Da es beim Kundendienst also kein Weiterkommen gibt, meldet sich die Mutter des Jungen beim SRF-Konsumentenmagazin «Espresso». Und jetzt tut sich etwas: «Wir bedauern, wie das gelaufen ist», sagt SBB-Mediensprecherin Sabine Baumgartner. Denn die Mutter habe eigentlich alles richtig gemacht: «Es ist wichtig, dass man sich in so einem Fall so rasch als möglich beim Kundendienst meldet.»

Man habe die Sache nun noch einmal intern geprüft und gehe davon aus, dass es sich hier tatsächlich nicht um einen Missbrauch handle.

Aus diesem Grund haben wir den Strafantrag zurückgezogen und die Busse auf eine Bearbeitungsgebühr von 30 Franken reduziert.
Autor: SBB

Die SBB betont allerdings, dass das Zugpersonal grundsätzlich korrekt und nach den gesetzlichen Vorgaben gehandelt habe. «Der Missbrauch eines Fahrausweises wird härter bestraft als einfaches Schwarzfahren.»

Weshalb im konkreten Fall der Anruf beim Kundendienst auch keine Lösung brachte, dem wolle man auf den Grund gehen.

Anruf von der Polizei

Ganz so schnell gegessen war die Sache für die Familie dann aber nicht: Trotz der Zusicherung der SBB, dass der Strafantrag zurückgezogen worden sei, habe sich die Polizei gemeldet, erzählt die Mutter. Sie und ihr Sohn hätten eine Aussage machen müssen.

Die SBB bestätigt: Man habe von der zuständigen Kantonspolizei die Rückmeldung erhalten, dass es eine sogenannte Desinteresse-Erklärung brauche. Eine solche sei unterdessen noch abgegeben worden. Die betroffene Familie sollte nun also endgültig Ruhe haben. Hintergrund ist, dass die SBB in solchen Fällen einen Strafantrag auf Fälschung von Ausweisen stellt. Dabei handelt es sich um ein Offizialdelikt, das die Behörden von Amtes wegen verfolgen müssen.

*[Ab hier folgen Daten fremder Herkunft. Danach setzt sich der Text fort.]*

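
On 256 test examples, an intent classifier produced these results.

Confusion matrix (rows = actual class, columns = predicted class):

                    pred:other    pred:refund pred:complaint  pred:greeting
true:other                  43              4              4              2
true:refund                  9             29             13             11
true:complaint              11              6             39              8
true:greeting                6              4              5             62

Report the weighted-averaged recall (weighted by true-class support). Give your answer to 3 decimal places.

Per-class recall (TP/(TP+FN)):
  other: TP=43, FN=4+4+2=10 → 43/53 = 0.8113
  refund: TP=29, FN=9+13+11=33 → 29/62 = 0.4677
  complaint: TP=39, FN=11+6+8=25 → 39/64 = 0.6094
  greeting: TP=62, FN=6+4+5=15 → 62/77 = 0.8052
Weighted-recall = Σ (supportᵢ/N)·recallᵢ with N=256: (53/256)·0.8113 + (62/256)·0.4677 + (64/256)·0.6094 + (77/256)·0.8052 = 0.676

0.676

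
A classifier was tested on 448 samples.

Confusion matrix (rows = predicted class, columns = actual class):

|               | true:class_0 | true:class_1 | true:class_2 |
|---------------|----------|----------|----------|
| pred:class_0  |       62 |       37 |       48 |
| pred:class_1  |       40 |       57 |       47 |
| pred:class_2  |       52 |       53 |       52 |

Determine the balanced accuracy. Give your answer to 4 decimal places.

Balanced accuracy = mean of per-class recall.
  class_0: recall = 62/154 = 0.40260
  class_1: recall = 57/147 = 0.38776
  class_2: recall = 52/147 = 0.35374
Mean = (0.40260 + 0.38776 + 0.35374) / 3 = 0.3814

0.3814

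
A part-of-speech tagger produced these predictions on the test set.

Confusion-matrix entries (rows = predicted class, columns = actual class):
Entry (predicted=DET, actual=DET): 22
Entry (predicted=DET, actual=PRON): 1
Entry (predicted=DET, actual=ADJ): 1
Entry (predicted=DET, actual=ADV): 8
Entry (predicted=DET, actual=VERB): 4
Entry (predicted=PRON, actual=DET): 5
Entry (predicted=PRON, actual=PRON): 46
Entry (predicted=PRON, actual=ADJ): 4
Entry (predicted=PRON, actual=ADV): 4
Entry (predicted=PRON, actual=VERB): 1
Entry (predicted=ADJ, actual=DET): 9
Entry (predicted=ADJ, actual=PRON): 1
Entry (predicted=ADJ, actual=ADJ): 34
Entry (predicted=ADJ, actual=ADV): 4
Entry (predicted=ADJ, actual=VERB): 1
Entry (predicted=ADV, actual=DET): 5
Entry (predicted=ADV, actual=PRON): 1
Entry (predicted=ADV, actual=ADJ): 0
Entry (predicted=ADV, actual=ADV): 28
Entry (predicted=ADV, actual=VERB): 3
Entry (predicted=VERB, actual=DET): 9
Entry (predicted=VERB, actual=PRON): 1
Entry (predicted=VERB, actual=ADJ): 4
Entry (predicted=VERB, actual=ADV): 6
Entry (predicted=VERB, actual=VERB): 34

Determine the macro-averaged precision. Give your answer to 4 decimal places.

Per-class precision (TP/(TP+FP)):
  DET: TP=22, FP=1+1+8+4=14 → 22/36 = 0.61111
  PRON: TP=46, FP=5+4+4+1=14 → 46/60 = 0.76667
  ADJ: TP=34, FP=9+1+4+1=15 → 34/49 = 0.69388
  ADV: TP=28, FP=5+1+0+3=9 → 28/37 = 0.75676
  VERB: TP=34, FP=9+1+4+6=20 → 34/54 = 0.62963
Macro-precision = mean = (0.61111 + 0.76667 + 0.69388 + 0.75676 + 0.62963) / 5 = 0.6916

0.6916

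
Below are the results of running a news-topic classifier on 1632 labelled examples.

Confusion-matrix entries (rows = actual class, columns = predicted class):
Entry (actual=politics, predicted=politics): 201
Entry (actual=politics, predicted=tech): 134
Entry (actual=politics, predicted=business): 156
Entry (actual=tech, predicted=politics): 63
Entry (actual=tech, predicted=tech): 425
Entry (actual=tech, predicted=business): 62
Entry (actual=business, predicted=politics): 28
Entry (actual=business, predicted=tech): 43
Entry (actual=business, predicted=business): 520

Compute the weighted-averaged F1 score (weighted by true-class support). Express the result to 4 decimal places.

0.6865

Per-class F1 score (2·TP/(2·TP+FP+FN)):
  politics: TP=201, FP=63+28=91, FN=134+156=290 → 402/783 = 0.51341
  tech: TP=425, FP=134+43=177, FN=63+62=125 → 850/1152 = 0.73785
  business: TP=520, FP=156+62=218, FN=28+43=71 → 1040/1329 = 0.78254
Weighted-F1 score = Σ (supportᵢ/N)·F1 scoreᵢ with N=1632: (491/1632)·0.51341 + (550/1632)·0.73785 + (591/1632)·0.78254 = 0.6865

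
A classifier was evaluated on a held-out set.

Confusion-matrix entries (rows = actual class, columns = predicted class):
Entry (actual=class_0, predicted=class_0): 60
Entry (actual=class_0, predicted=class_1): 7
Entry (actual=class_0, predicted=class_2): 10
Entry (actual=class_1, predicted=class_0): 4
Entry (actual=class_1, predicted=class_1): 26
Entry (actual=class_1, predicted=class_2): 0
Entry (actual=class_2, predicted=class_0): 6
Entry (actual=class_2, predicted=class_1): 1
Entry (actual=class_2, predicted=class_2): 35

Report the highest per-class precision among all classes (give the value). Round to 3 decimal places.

Per-class precision (TP/(TP+FP)):
  class_0: TP=60, FP=4+6=10 → 60/70 = 0.8571
  class_1: TP=26, FP=7+1=8 → 26/34 = 0.7647
  class_2: TP=35, FP=10+0=10 → 35/45 = 0.7778
Highest is class 'class_0' with precision = 0.857.

0.857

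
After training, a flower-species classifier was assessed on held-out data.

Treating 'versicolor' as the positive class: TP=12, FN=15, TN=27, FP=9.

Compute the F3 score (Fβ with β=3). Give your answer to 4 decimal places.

0.4545

Fβ = (1+β²)·TP / ((1+β²)·TP + β²·FN + FP), with β²=9
= 10·12 / (10·12 + 9·15 + 9) = 0.4545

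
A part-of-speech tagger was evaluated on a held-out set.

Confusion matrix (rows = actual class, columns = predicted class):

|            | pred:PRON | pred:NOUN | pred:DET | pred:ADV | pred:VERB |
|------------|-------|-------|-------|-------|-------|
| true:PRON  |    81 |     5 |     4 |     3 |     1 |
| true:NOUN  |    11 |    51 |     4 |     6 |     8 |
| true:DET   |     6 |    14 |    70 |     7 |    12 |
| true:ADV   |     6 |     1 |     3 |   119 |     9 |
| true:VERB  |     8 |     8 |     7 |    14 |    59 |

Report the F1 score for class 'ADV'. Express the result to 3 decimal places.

0.829

F1 score = 2·TP/(2·TP+FP+FN).
ADV: TP=119, FP=3+6+7+14=30, FN=6+1+3+9=19 → 238/287 = 0.8293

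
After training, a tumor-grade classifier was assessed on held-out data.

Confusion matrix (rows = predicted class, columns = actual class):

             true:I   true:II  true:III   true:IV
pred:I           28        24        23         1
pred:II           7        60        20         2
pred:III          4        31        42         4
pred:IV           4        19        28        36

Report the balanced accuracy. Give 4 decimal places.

0.5770

Balanced accuracy = mean of per-class recall.
  I: recall = 28/43 = 0.65116
  II: recall = 60/134 = 0.44776
  III: recall = 42/113 = 0.37168
  IV: recall = 36/43 = 0.83721
Mean = (0.65116 + 0.44776 + 0.37168 + 0.83721) / 4 = 0.5770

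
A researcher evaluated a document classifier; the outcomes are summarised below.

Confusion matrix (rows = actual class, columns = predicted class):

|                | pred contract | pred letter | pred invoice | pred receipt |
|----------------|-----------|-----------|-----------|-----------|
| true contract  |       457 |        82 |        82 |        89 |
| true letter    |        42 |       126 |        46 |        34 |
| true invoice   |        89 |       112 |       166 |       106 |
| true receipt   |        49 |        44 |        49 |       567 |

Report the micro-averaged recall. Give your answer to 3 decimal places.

Micro-averaging pools counts across classes: ΣTP=1316, ΣFP=824, ΣFN=824.
Micro-recall = TP/(TP+FN) on pooled counts = 0.615 (equals overall accuracy in single-label multiclass).

0.615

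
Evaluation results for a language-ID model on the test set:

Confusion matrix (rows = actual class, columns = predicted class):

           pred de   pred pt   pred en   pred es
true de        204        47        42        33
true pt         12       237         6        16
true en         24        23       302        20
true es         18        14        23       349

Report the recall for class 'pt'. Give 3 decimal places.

Take TP from the diagonal, FP from the rest of the 'pt' prediction marginal, FN from the rest of the 'pt' actual marginal.
recall = TP/(TP+FN).
pt: TP=237, FN=12+6+16=34 → 237/271 = 0.8745

0.875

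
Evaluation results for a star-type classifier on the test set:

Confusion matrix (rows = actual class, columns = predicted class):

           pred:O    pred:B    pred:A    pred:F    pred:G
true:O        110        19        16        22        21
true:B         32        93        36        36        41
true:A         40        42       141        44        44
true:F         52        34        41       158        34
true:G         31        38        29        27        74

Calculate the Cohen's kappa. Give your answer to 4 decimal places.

0.3213

Observed agreement pₒ = trace/N = 576/1255 = 0.45896
Expected agreement pₑ = Σ (rowᵢ·colᵢ)/N² = (188·265 + 238·226 + 311·263 + 319·287 + 199·214)/1255² = 0.20288
κ = (pₒ − pₑ)/(1 − pₑ) = (0.45896 − 0.20288)/(1 − 0.20288) = 0.3213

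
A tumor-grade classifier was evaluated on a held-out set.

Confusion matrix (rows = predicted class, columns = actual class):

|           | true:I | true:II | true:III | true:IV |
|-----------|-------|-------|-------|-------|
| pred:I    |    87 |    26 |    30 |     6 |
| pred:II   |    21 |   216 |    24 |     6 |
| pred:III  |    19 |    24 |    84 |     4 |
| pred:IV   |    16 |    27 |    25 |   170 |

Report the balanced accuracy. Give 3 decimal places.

0.694

Balanced accuracy = mean of per-class recall.
  I: recall = 87/143 = 0.6084
  II: recall = 216/293 = 0.7372
  III: recall = 84/163 = 0.5153
  IV: recall = 170/186 = 0.9140
Mean = (0.6084 + 0.7372 + 0.5153 + 0.9140) / 4 = 0.694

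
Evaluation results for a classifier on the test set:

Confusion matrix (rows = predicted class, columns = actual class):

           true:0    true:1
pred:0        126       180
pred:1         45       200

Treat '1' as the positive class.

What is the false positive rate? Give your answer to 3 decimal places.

FPR = FP/(FP+TN) = 45/(45+126) = 0.263

0.263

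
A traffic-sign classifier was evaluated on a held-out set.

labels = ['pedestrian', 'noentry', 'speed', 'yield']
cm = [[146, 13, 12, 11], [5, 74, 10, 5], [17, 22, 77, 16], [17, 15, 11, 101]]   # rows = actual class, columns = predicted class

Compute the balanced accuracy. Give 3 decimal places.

Balanced accuracy = mean of per-class recall.
  pedestrian: recall = 146/182 = 0.8022
  noentry: recall = 74/94 = 0.7872
  speed: recall = 77/132 = 0.5833
  yield: recall = 101/144 = 0.7014
Mean = (0.8022 + 0.7872 + 0.5833 + 0.7014) / 4 = 0.719

0.719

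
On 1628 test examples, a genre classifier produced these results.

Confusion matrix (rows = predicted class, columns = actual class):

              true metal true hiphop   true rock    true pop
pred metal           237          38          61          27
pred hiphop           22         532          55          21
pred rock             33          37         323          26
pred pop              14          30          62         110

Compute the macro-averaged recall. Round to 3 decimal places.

Per-class recall (TP/(TP+FN)):
  metal: TP=237, FN=22+33+14=69 → 237/306 = 0.7745
  hiphop: TP=532, FN=38+37+30=105 → 532/637 = 0.8352
  rock: TP=323, FN=61+55+62=178 → 323/501 = 0.6447
  pop: TP=110, FN=27+21+26=74 → 110/184 = 0.5978
Macro-recall = mean = (0.7745 + 0.8352 + 0.6447 + 0.5978) / 4 = 0.713

0.713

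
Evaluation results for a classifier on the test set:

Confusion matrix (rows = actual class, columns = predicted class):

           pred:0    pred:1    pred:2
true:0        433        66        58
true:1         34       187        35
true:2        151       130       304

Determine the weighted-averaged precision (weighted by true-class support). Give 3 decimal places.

Per-class precision (TP/(TP+FP)):
  0: TP=433, FP=34+151=185 → 433/618 = 0.7006
  1: TP=187, FP=66+130=196 → 187/383 = 0.4883
  2: TP=304, FP=58+35=93 → 304/397 = 0.7657
Weighted-precision = Σ (supportᵢ/N)·precisionᵢ with N=1398: (557/1398)·0.7006 + (256/1398)·0.4883 + (585/1398)·0.7657 = 0.689

0.689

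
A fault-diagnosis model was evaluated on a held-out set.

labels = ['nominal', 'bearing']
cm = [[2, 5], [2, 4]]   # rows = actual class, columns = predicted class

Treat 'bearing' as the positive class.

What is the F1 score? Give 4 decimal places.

Precision = TP/(TP+FP) = 4/9 = 0.4444
Recall = TP/(TP+FN) = 4/6 = 0.6667
F1 = 2·TP/(2·TP+FP+FN) = 8/15 = 0.5333

0.5333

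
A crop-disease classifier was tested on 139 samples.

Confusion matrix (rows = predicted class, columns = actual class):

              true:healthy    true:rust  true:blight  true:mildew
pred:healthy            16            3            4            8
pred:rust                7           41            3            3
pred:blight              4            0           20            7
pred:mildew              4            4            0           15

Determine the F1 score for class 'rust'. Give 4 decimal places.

0.8039

F1 score = 2·TP/(2·TP+FP+FN).
rust: TP=41, FP=7+3+3=13, FN=3+0+4=7 → 82/102 = 0.80392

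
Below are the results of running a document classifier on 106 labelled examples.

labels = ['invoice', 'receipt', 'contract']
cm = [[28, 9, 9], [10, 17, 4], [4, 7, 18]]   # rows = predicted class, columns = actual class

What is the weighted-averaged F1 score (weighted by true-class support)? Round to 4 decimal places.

Per-class F1 score (2·TP/(2·TP+FP+FN)):
  invoice: TP=28, FP=9+9=18, FN=10+4=14 → 56/88 = 0.63636
  receipt: TP=17, FP=10+4=14, FN=9+7=16 → 34/64 = 0.53125
  contract: TP=18, FP=4+7=11, FN=9+4=13 → 36/60 = 0.60000
Weighted-F1 score = Σ (supportᵢ/N)·F1 scoreᵢ with N=106: (42/106)·0.63636 + (33/106)·0.53125 + (31/106)·0.60000 = 0.5930

0.5930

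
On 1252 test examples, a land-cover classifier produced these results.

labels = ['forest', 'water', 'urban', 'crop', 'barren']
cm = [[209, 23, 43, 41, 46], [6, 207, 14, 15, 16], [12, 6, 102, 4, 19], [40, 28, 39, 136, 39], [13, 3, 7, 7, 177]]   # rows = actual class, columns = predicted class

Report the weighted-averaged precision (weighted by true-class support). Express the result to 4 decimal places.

Per-class precision (TP/(TP+FP)):
  forest: TP=209, FP=6+12+40+13=71 → 209/280 = 0.74643
  water: TP=207, FP=23+6+28+3=60 → 207/267 = 0.77528
  urban: TP=102, FP=43+14+39+7=103 → 102/205 = 0.49756
  crop: TP=136, FP=41+15+4+7=67 → 136/203 = 0.66995
  barren: TP=177, FP=46+16+19+39=120 → 177/297 = 0.59596
Weighted-precision = Σ (supportᵢ/N)·precisionᵢ with N=1252: (362/1252)·0.74643 + (258/1252)·0.77528 + (143/1252)·0.49756 + (282/1252)·0.66995 + (207/1252)·0.59596 = 0.6818

0.6818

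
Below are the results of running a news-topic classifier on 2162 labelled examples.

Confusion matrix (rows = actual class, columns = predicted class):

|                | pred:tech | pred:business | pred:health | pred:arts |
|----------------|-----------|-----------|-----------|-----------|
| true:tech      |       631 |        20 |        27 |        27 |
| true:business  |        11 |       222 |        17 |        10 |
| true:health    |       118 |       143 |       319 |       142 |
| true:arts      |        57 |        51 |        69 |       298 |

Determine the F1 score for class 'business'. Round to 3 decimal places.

0.638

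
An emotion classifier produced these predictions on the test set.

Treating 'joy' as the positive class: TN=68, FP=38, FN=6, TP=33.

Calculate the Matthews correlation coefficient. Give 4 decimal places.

MCC = (TP·TN − FP·FN) / √((TP+FP)(TP+FN)(TN+FP)(TN+FN))
Numerator = 33·68 − 38·6 = 2016
Denominator = √(71·39·106·74) = √21720036 = 4660.4759
MCC = 2016 / 4660.4759 = 0.4326

0.4326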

Missbrauch vs. Schwarzfahren

Box aufklappen Box zuklappen

Gemäss der Verordnung über die Personenbeförderung sind Fahrausweise, die auf einen Namen lauten, nicht übertragbar. Wer also mit einem auf einen anderen Namen lautenden Fahrausweis unterwegs ist, benützt diesen grundsätzlich missbräuchlich. Und das hat weitaus schwerwiegendere Konsequenzen als Schwarzfahren.

  • Kein gültiges Billett (Schwarzfahren):
    90 Franken (beim ersten Mal)

Zusätzliche Zuschläge:

  • Billett lautet auf anderen Namen (Missbrauch):
    100 Franken
  • Fahrausweis gefälscht:
    200 Franken
  • Strafantrag:
    50 Franken

Wer also ohne gültigen Fahrausweis unterwegs ist (Schwarzfahren), bezahlt beim ersten Mal einen Zuschlag von 90 Franken. Handelt es sich um einen Missbrauch, kommt ein Zuschlag von 100 Franken hinzu und bei einem gefälschten Ausweis 200 Franken. Stellt die SBB dann auch noch einen Strafantrag, kostet das noch einmal 50 Franken.